Washing a chicken? All we ever did was chop their heads off and eat them. I think my Dad would shoot his drink out his nose if I asked to wash our chickens.


J. said...

That is no pig, madam. That is my husband.

Nora Bee said...

First of all, they forgot scrapple on the last one.

Second, thanks for the CAVY TUMOR PHOTO, yo. Pleasant dreams to you also.

Irene said...

I thoroughly enjoyed this and can sympathize with the kid with the minimalist project. That would have been me.

I am a vegetarian and now totally concerned about what object I am using that may contain some part of a pig.

Anonymous said...

plastics, caryons, cement? Excuse me whilst I go burn down my house.
I may never forgive you for bring this to my attention.

Although, if you were to make me a psaty pal...I could reconsider.

The Boddeker Blog said...

My little brother used to walk his guinea pig(s) around the neighborhood on a leash. Then it died, then the next one died, Max III died as well. Perhaps a pirate can't be tied to a leash!

Anonymous said...

I love the washing chicken/breading chicken correlation. Who knew?

Michele said...

I laughed till I cried but stopped short of wetting my pants. Good thing too because I'm at a hoity toity conference.

Moxy Jane said...

Wow!! This was so enlightening.
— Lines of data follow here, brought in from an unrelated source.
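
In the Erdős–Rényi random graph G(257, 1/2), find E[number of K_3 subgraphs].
E[# K_3] = C(257, 3) · (1/2)^C(3, 2) = 2796160 / 2^3 = 349520

For each 3-subset S of vertices (there are C(257, 3) = 2796160 such S), let X_S = 1 if S induces a K_3 (all C(3, 2) = 3 edges present). Then P(X_S = 1) = (1/2)^3 = 1/8. By linearity of expectation, E[# K_3] = C(257, 3) · (1/2)^3 = 2796160 / 8 = 349520.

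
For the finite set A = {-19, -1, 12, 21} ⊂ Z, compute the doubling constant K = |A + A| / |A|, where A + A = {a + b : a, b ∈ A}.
K = |A + A| / |A| = 10/4 = 5/2

Enumerate A + A = {a + b : a, b ∈ A}. With |A| = 4, there are |A|^2 = 16 ordered sum pairs; collecting distinct values, A + A = {-38, -20, -7, -2, 2, 11, 20, 24, 33, 42}, so |A + A| = 10. Thus K = 10/4 = 5/2. For comparison, the minimum possible |A + A| over all 4-element sets is 2·4 − 1 = 7 (so min K = 7/4), attained only by arithmetic progressions.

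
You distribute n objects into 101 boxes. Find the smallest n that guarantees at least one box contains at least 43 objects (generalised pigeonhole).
n = (43 − 1)·101 + 1 = 4243

By the generalised pigeonhole principle, to guarantee some box contains ≥ r objects we need more than (r − 1) · k objects total. Threshold: n = (r − 1) · k + 1. With r = 43 and k = 101: n = 42 · 101 + 1 = 4242 + 1 = 4243. For n = 4242 = 42 · 101, we can put exactly 42 objects in every box, avoiding 43 in any single one — so 4243 is tight.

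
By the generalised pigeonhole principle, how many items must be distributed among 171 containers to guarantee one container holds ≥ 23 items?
n = (23 − 1)·171 + 1 = 3763

By the generalised pigeonhole principle, to guarantee some box contains ≥ r objects we need more than (r − 1) · k objects total. Threshold: n = (r − 1) · k + 1. With r = 23 and k = 171: n = 22 · 171 + 1 = 3762 + 1 = 3763. For n = 3762 = 22 · 171, we can put exactly 22 objects in every box, avoiding 23 in any single one — so 3763 is tight.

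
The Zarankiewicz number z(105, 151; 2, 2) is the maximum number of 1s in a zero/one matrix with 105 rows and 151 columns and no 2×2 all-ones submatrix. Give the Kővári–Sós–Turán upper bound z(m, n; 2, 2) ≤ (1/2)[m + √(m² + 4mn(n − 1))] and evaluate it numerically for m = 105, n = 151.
z(105, 151; 2, 2) ≤ (1/2)[105 + √(105² + 4·105·151·150)] = (1/2)[105 + √9524025] = 1595.551

Kővári–Sós–Turán: let r_1, ..., r_105 be the row sums and z = Σ r_i the total number of 1s. Each pair of columns can share at most one row with both entries 1 (else a 2×2 all-ones block appears), so Σ_i C(r_i, 2) ≤ C(151, 2) = 11325. By convexity Σ_i C(r_i, 2) ≥ 105·C(z/105, 2) = z(z − 105)/(2·105), giving z² − 105z − 105·151·150 ≤ 0 and hence z ≤ (1/2)[105 + √(11025 + 4·2378250)] = (1/2)[105 + √9524025] ≈ (1/2)(105 + 3086.1019) = 1595.551.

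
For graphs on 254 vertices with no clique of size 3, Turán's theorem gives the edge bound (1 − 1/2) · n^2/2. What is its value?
Turán density bound = (1/2) · 254^2/2 = 16129

Turán's theorem: ex(n, K_{r+1}) is achieved by the complete r-partite Turán graph T(n, r) with parts as balanced as possible, and is at most (1 − 1/r) · n^2/2. For r = 2, n = 254: the density bound is (1/2) · 64516/2 = 16129. Since 2 ∣ 254, the Turán graph T(254, 2) has parts of equal size 127, and its edge count e(T(254, 2)) = 16129 attains the density bound exactly.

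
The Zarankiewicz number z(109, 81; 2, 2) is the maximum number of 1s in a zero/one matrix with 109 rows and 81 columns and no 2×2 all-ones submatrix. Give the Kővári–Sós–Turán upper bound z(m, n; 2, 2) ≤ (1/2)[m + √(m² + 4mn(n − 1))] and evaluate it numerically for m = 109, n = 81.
z(109, 81; 2, 2) ≤ (1/2)[109 + √(109² + 4·109·81·80)] = (1/2)[109 + √2837161] = 896.6937

Kővári–Sós–Turán: let r_1, ..., r_109 be the row sums and z = Σ r_i the total number of 1s. Each pair of columns can share at most one row with both entries 1 (else a 2×2 all-ones block appears), so Σ_i C(r_i, 2) ≤ C(81, 2) = 3240. By convexity Σ_i C(r_i, 2) ≥ 109·C(z/109, 2) = z(z − 109)/(2·109), giving z² − 109z − 109·81·80 ≤ 0 and hence z ≤ (1/2)[109 + √(11881 + 4·706320)] = (1/2)[109 + √2837161] ≈ (1/2)(109 + 1684.3874) = 896.6937.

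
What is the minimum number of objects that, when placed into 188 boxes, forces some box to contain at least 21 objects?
n = (21 − 1)·188 + 1 = 3761

By the generalised pigeonhole principle, to guarantee some box contains ≥ r objects we need more than (r − 1) · k objects total. Threshold: n = (r − 1) · k + 1. With r = 21 and k = 188: n = 20 · 188 + 1 = 3760 + 1 = 3761. For n = 3760 = 20 · 188, we can put exactly 20 objects in every box, avoiding 21 in any single one — so 3761 is tight.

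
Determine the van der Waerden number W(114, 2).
W(114, 2) = 114 + 1 = 115

A 2-term AP is any pair of integers, so a monochromatic 2-AP exists iff some colour is used at least twice. With 114 colours, the colouring i ↦ i on {1, ..., 114} uses each colour once, avoiding any monochromatic pair, so W(114, 2) > 114. For {1, ..., 115}, pigeonhole forces two integers of the same colour, which form a monochromatic 2-AP. Hence W(114, 2) = 115.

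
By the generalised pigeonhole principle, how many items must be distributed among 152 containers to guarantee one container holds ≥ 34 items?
n = (34 − 1)·152 + 1 = 5017

By the generalised pigeonhole principle, to guarantee some box contains ≥ r objects we need more than (r − 1) · k objects total. Threshold: n = (r − 1) · k + 1. With r = 34 and k = 152: n = 33 · 152 + 1 = 5016 + 1 = 5017. For n = 5016 = 33 · 152, we can put exactly 33 objects in every box, avoiding 34 in any single one — so 5017 is tight.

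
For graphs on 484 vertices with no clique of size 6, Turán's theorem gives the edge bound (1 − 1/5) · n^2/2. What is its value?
Turán density bound = (4/5) · 484^2/2 = 468512/5 ≈ 93702.4

Turán's theorem: ex(n, K_{r+1}) is achieved by the complete r-partite Turán graph T(n, r) with parts as balanced as possible, and is at most (1 − 1/r) · n^2/2. For r = 5, n = 484: the density bound is (4/5) · 234256/2 = 468512/5 ≈ 93702.4. The integer-valued extremum is e(T(484, 5)) = 93702, which is strictly less than the density bound 468512/5 since 5 ∤ 484 (the parts of T(484, 5) cannot all be equal).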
And all the more so because it took me back to my 4-H days in rural Minnesota. I actually WENT TO STATE with the Golden Gleaners - we did a kick ass drama skit, thank you very much.
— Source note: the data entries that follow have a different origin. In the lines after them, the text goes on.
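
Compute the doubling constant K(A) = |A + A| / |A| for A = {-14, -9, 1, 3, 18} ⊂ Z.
K = |A + A| / |A| = 14/5

Enumerate A + A = {a + b : a, b ∈ A}. With |A| = 5, there are |A|^2 = 25 ordered sum pairs; collecting distinct values, A + A = {-28, -23, -18, -13, -11, -8, -6, 2, 4, 6, 9, 19, 21, 36}, so |A + A| = 14. Thus K = 14/5. For comparison, the minimum possible |A + A| over all 5-element sets is 2·5 − 1 = 9 (so min K = 9/5), attained only by arithmetic progressions.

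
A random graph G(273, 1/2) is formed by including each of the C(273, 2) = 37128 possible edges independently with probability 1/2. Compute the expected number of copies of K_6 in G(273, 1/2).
E[# K_6] = C(273, 6) · (1/2)^C(6, 2) = 544025408472 / 2^15 = 68003176059/4096 ≈ 16602337.905029

For each 6-subset S of vertices (there are C(273, 6) = 544025408472 such S), let X_S = 1 if S induces a K_6 (all C(6, 2) = 15 edges present). Then P(X_S = 1) = (1/2)^15 = 1/32768. By linearity of expectation, E[# K_6] = C(273, 6) · (1/2)^15 = 544025408472 / 32768 = 68003176059/4096 ≈ 16602337.905029.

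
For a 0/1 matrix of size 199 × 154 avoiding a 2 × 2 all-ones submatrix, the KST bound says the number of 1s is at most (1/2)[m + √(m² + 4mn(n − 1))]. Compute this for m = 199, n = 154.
z(199, 154; 2, 2) ≤ (1/2)[199 + √(199² + 4·199·154·153)] = (1/2)[199 + √18794953] = 2267.1573

Kővári–Sós–Turán: let r_1, ..., r_199 be the row sums and z = Σ r_i the total number of 1s. Each pair of columns can share at most one row with both entries 1 (else a 2×2 all-ones block appears), so Σ_i C(r_i, 2) ≤ C(154, 2) = 11781. By convexity Σ_i C(r_i, 2) ≥ 199·C(z/199, 2) = z(z − 199)/(2·199), giving z² − 199z − 199·154·153 ≤ 0 and hence z ≤ (1/2)[199 + √(39601 + 4·4688838)] = (1/2)[199 + √18794953] ≈ (1/2)(199 + 4335.3146) = 2267.1573.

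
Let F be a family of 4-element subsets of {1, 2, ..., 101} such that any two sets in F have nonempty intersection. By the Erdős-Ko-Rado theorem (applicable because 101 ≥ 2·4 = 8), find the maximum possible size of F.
max |F| = C(100, 3) = 161700

The Erdős-Ko-Rado theorem states: for n ≥ 2k, an intersecting family of k-subsets of an n-element set has size at most C(n − 1, k − 1), with equality for 'star' families {A ⊆ [n] : |A| = k, i ∈ A} (fix an element i). For n = 101, k = 4: C(100, 3) = 161700.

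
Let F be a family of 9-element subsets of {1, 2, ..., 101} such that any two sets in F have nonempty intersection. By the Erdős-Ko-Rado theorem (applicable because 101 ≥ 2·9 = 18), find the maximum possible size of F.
max |F| = C(100, 8) = 186087894300

The Erdős-Ko-Rado theorem states: for n ≥ 2k, an intersecting family of k-subsets of an n-element set has size at most C(n − 1, k − 1), with equality for 'star' families {A ⊆ [n] : |A| = k, i ∈ A} (fix an element i). For n = 101, k = 9: C(100, 8) = 186087894300.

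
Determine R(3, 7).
R(3, 7) = 23

Lower bound: an explicit 2-colouring of K_{22} (typically a Paley-type or other structured construction) avoids a red K_3 and a blue K_7, showing R(3, 7) > 22.
Upper bound: the simple Erdős–Szekeres recurrence only gives R(3, 7) ≤ 25; the tight bound R(3, 7) ≤ 23 requires a sharper case analysis (or computer search) of 2-colourings of K_{23}.
Hence R(3, 7) = 23.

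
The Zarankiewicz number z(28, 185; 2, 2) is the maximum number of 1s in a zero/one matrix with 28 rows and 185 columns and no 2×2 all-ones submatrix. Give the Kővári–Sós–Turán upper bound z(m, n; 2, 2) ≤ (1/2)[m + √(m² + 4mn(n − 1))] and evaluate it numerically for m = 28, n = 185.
z(28, 185; 2, 2) ≤ (1/2)[28 + √(28² + 4·28·185·184)] = (1/2)[28 + √3813264] = 990.379

Kővári–Sós–Turán: let r_1, ..., r_28 be the row sums and z = Σ r_i the total number of 1s. Each pair of columns can share at most one row with both entries 1 (else a 2×2 all-ones block appears), so Σ_i C(r_i, 2) ≤ C(185, 2) = 17020. By convexity Σ_i C(r_i, 2) ≥ 28·C(z/28, 2) = z(z − 28)/(2·28), giving z² − 28z − 28·185·184 ≤ 0 and hence z ≤ (1/2)[28 + √(784 + 4·953120)] = (1/2)[28 + √3813264] ≈ (1/2)(28 + 1952.758) = 990.379.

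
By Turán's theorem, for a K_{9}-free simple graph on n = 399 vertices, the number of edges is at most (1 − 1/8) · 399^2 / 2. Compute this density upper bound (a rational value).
Turán density bound = (7/8) · 399^2/2 = 1114407/16 ≈ 69650.4375

Turán's theorem: ex(n, K_{r+1}) is achieved by the complete r-partite Turán graph T(n, r) with parts as balanced as possible, and is at most (1 − 1/r) · n^2/2. For r = 8, n = 399: the density bound is (7/8) · 159201/2 = 1114407/16 ≈ 69650.4375. The integer-valued extremum is e(T(399, 8)) = 69650, which is strictly less than the density bound 1114407/16 since 8 ∤ 399 (the parts of T(399, 8) cannot all be equal).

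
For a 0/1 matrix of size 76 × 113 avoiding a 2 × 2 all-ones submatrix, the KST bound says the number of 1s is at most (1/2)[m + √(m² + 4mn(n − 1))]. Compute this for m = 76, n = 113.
z(76, 113; 2, 2) ≤ (1/2)[76 + √(76² + 4·76·113·112)] = (1/2)[76 + √3853200] = 1019.4785

Kővári–Sós–Turán: let r_1, ..., r_76 be the row sums and z = Σ r_i the total number of 1s. Each pair of columns can share at most one row with both entries 1 (else a 2×2 all-ones block appears), so Σ_i C(r_i, 2) ≤ C(113, 2) = 6328. By convexity Σ_i C(r_i, 2) ≥ 76·C(z/76, 2) = z(z − 76)/(2·76), giving z² − 76z − 76·113·112 ≤ 0 and hence z ≤ (1/2)[76 + √(5776 + 4·961856)] = (1/2)[76 + √3853200] ≈ (1/2)(76 + 1962.957) = 1019.4785.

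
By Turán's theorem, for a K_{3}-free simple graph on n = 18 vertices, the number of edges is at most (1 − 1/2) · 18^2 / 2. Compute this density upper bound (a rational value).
Turán density bound = (1/2) · 18^2/2 = 81

Turán's theorem: ex(n, K_{r+1}) is achieved by the complete r-partite Turán graph T(n, r) with parts as balanced as possible, and is at most (1 − 1/r) · n^2/2. For r = 2, n = 18: the density bound is (1/2) · 324/2 = 81. Since 2 ∣ 18, the Turán graph T(18, 2) has parts of equal size 9, and its edge count e(T(18, 2)) = 81 attains the density bound exactly.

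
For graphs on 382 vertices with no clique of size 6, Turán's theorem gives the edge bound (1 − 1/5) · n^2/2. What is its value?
Turán density bound = (4/5) · 382^2/2 = 291848/5 ≈ 58369.6

Turán's theorem: ex(n, K_{r+1}) is achieved by the complete r-partite Turán graph T(n, r) with parts as balanced as possible, and is at most (1 − 1/r) · n^2/2. For r = 5, n = 382: the density bound is (4/5) · 145924/2 = 291848/5 ≈ 58369.6. The integer-valued extremum is e(T(382, 5)) = 58369, which is strictly less than the density bound 291848/5 since 5 ∤ 382 (the parts of T(382, 5) cannot all be equal).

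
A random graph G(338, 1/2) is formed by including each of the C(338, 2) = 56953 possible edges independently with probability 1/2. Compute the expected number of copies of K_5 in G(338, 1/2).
E[# K_5] = C(338, 5) · (1/2)^C(5, 2) = 35685838552 / 2^10 = 4460729819/128 = 34849451.7109375

For each 5-subset S of vertices (there are C(338, 5) = 35685838552 such S), let X_S = 1 if S induces a K_5 (all C(5, 2) = 10 edges present). Then P(X_S = 1) = (1/2)^10 = 1/1024. By linearity of expectation, E[# K_5] = C(338, 5) · (1/2)^10 = 35685838552 / 1024 = 4460729819/128 = 34849451.7109375.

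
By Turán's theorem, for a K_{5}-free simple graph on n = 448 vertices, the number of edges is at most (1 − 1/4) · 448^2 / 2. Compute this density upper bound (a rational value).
Turán density bound = (3/4) · 448^2/2 = 75264

Turán's theorem: ex(n, K_{r+1}) is achieved by the complete r-partite Turán graph T(n, r) with parts as balanced as possible, and is at most (1 − 1/r) · n^2/2. For r = 4, n = 448: the density bound is (3/4) · 200704/2 = 75264. Since 4 ∣ 448, the Turán graph T(448, 4) has parts of equal size 112, and its edge count e(T(448, 4)) = 75264 attains the density bound exactly.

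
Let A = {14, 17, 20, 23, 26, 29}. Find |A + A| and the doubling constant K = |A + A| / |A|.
K = |A + A| / |A| = 11/6

Enumerate A + A = {a + b : a, b ∈ A}. With |A| = 6, there are |A|^2 = 36 ordered sum pairs; collecting distinct values, A + A = {28, 31, 34, 37, 40, 43, 46, 49, 52, 55, 58}, so |A + A| = 11. Thus K = 11/6. Here |A + A| = 2|A| − 1 = 11, the minimum possible — so K = 11/6 is minimal, which holds iff A is an arithmetic progression.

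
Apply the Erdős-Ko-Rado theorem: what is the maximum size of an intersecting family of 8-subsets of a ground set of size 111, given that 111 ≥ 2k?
max |F| = C(110, 7) = 31821795720

Erdős-Ko-Rado (1961): when n ≥ 2k, max |F| = C(n−1, k−1). The bound is attained by the star {A : i ∈ A} for any fixed i ∈ [n]. Here C(111−1, 8−1) = C(110, 7) = 31821795720.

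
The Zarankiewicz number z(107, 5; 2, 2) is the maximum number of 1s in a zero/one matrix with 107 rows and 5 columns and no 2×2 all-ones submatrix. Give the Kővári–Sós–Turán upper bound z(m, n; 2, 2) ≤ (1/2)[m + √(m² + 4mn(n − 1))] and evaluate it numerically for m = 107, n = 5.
z(107, 5; 2, 2) ≤ (1/2)[107 + √(107² + 4·107·5·4)] = (1/2)[107 + √20009] = 124.2266

Kővári–Sós–Turán: let r_1, ..., r_107 be the row sums and z = Σ r_i the total number of 1s. Each pair of columns can share at most one row with both entries 1 (else a 2×2 all-ones block appears), so Σ_i C(r_i, 2) ≤ C(5, 2) = 10. By convexity Σ_i C(r_i, 2) ≥ 107·C(z/107, 2) = z(z − 107)/(2·107), giving z² − 107z − 107·5·4 ≤ 0 and hence z ≤ (1/2)[107 + √(11449 + 4·2140)] = (1/2)[107 + √20009] ≈ (1/2)(107 + 141.4532) = 124.2266.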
I wasn't much into agriculture, though, so I still have a lot to learn...although, quite a bit less after reading this.

I once told my mom I had to make the human digestive track out of salt dough at 8:30 p.m. We pulled it off.
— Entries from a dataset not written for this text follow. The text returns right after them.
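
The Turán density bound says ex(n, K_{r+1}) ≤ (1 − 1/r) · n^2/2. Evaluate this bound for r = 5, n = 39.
Turán density bound = (4/5) · 39^2/2 = 3042/5 ≈ 608.4

Turán's theorem: ex(n, K_{r+1}) is achieved by the complete r-partite Turán graph T(n, r) with parts as balanced as possible, and is at most (1 − 1/r) · n^2/2. For r = 5, n = 39: the density bound is (4/5) · 1521/2 = 3042/5 ≈ 608.4. The integer-valued extremum is e(T(39, 5)) = 608, which is strictly less than the density bound 3042/5 since 5 ∤ 39 (the parts of T(39, 5) cannot all be equal).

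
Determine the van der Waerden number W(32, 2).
W(32, 2) = 32 + 1 = 33

A 2-term AP is any pair of integers, so a monochromatic 2-AP exists iff some colour is used at least twice. With 32 colours, the colouring i ↦ i on {1, ..., 32} uses each colour once, avoiding any monochromatic pair, so W(32, 2) > 32. For {1, ..., 33}, pigeonhole forces two integers of the same colour, which form a monochromatic 2-AP. Hence W(32, 2) = 33.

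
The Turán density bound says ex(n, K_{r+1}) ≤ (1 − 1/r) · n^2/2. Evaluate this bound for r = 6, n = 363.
Turán density bound = (5/6) · 363^2/2 = 219615/4 ≈ 54903.75

Turán's theorem: ex(n, K_{r+1}) is achieved by the complete r-partite Turán graph T(n, r) with parts as balanced as possible, and is at most (1 − 1/r) · n^2/2. For r = 6, n = 363: the density bound is (5/6) · 131769/2 = 219615/4 ≈ 54903.75. The integer-valued extremum is e(T(363, 6)) = 54903, which is strictly less than the density bound 219615/4 since 6 ∤ 363 (the parts of T(363, 6) cannot all be equal).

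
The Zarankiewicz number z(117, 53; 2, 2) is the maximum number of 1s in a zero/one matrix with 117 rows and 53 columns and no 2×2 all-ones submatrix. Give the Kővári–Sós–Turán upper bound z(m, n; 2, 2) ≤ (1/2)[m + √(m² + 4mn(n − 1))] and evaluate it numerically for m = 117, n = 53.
z(117, 53; 2, 2) ≤ (1/2)[117 + √(117² + 4·117·53·52)] = (1/2)[117 + √1303497] = 629.354

Kővári–Sós–Turán: let r_1, ..., r_117 be the row sums and z = Σ r_i the total number of 1s. Each pair of columns can share at most one row with both entries 1 (else a 2×2 all-ones block appears), so Σ_i C(r_i, 2) ≤ C(53, 2) = 1378. By convexity Σ_i C(r_i, 2) ≥ 117·C(z/117, 2) = z(z − 117)/(2·117), giving z² − 117z − 117·53·52 ≤ 0 and hence z ≤ (1/2)[117 + √(13689 + 4·322452)] = (1/2)[117 + √1303497] ≈ (1/2)(117 + 1141.7079) = 629.354.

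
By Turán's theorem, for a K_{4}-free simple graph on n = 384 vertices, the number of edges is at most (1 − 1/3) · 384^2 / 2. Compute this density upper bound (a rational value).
Turán density bound = (2/3) · 384^2/2 = 49152

Turán's theorem: ex(n, K_{r+1}) is achieved by the complete r-partite Turán graph T(n, r) with parts as balanced as possible, and is at most (1 − 1/r) · n^2/2. For r = 3, n = 384: the density bound is (2/3) · 147456/2 = 49152. Since 3 ∣ 384, the Turán graph T(384, 3) has parts of equal size 128, and its edge count e(T(384, 3)) = 49152 attains the density bound exactly.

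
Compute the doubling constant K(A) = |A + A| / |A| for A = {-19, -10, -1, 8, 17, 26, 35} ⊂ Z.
K = |A + A| / |A| = 13/7

Enumerate A + A = {a + b : a, b ∈ A}. With |A| = 7, there are |A|^2 = 49 ordered sum pairs; collecting distinct values, A + A = {-38, -29, -20, -11, -2, 7, 16, 25, 34, 43, 52, 61, 70}, so |A + A| = 13. Thus K = 13/7. Here |A + A| = 2|A| − 1 = 13, the minimum possible — so K = 13/7 is minimal, which holds iff A is an arithmetic progression.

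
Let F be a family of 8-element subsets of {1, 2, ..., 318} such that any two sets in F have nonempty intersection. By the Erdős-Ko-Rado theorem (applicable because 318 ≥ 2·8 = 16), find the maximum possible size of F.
max |F| = C(317, 7) = 59705636264508

Erdős-Ko-Rado (1961): when n ≥ 2k, max |F| = C(n−1, k−1). The bound is attained by the star {A : i ∈ A} for any fixed i ∈ [n]. Here C(318−1, 8−1) = C(317, 7) = 59705636264508.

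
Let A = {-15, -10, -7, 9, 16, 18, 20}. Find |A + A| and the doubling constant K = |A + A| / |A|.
K = |A + A| / |A| = 27/7

Enumerate A + A = {a + b : a, b ∈ A}. With |A| = 7, there are |A|^2 = 49 ordered sum pairs; collecting distinct values, A + A = {-30, -25, -22, -20, -17, -14, -6, -1, 1, 2, 3, 5, 6, 8, 9, 10, 11, 13, 18, 25, 27, 29, 32, 34, 36, 38, 40}, so |A + A| = 27. Thus K = 27/7. For comparison, the minimum possible |A + A| over all 7-element sets is 2·7 − 1 = 13 (so min K = 13/7), attained only by arithmetic progressions.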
Cheri @ Blog This Mom! said...

Homer Simpson: Wait a minute, wait a minute, wait a minute. Lisa, honey, are you saying you're never going to eat any animal again? What about bacon?

Lisa Simpson: No.

Homer Simpson: Ham?

Lisa Simpson: No.

Homer Simpson: Pork chops?

Lisa Simpson: Dad! Those all come from the same animal!

Homer Simpson: [Chuckles.] Yeah, right Lisa. A wonderful, magical animal.

the sits girls said...

Those are GREAT posters! Now we know how to cook, oops, we mean CLEAN, a chicken. hehe

stephanie (bad mom) said...

I am going to have nightmares about how much "pig" is in my everyday, dawn to dusk, life.

Thanks for that.

(I do, however, also appreciate the "Participant" half-assed poster; way to work the Mediocre sector of life).

g said...

Very .....illuminating! What IS Wobbly Hedgehog Syndrome? I think I might have it.

Stacy (mama-om) said...

Classic Paste! I loved it. Thanks for taking me to the fair.

Lauren Hooker said...

I'm glad the Poultry Day Spa helped :]
It took me three hours to complete the bloody thing haha.

It's nice to see that our hard work is appreciated. Thanks!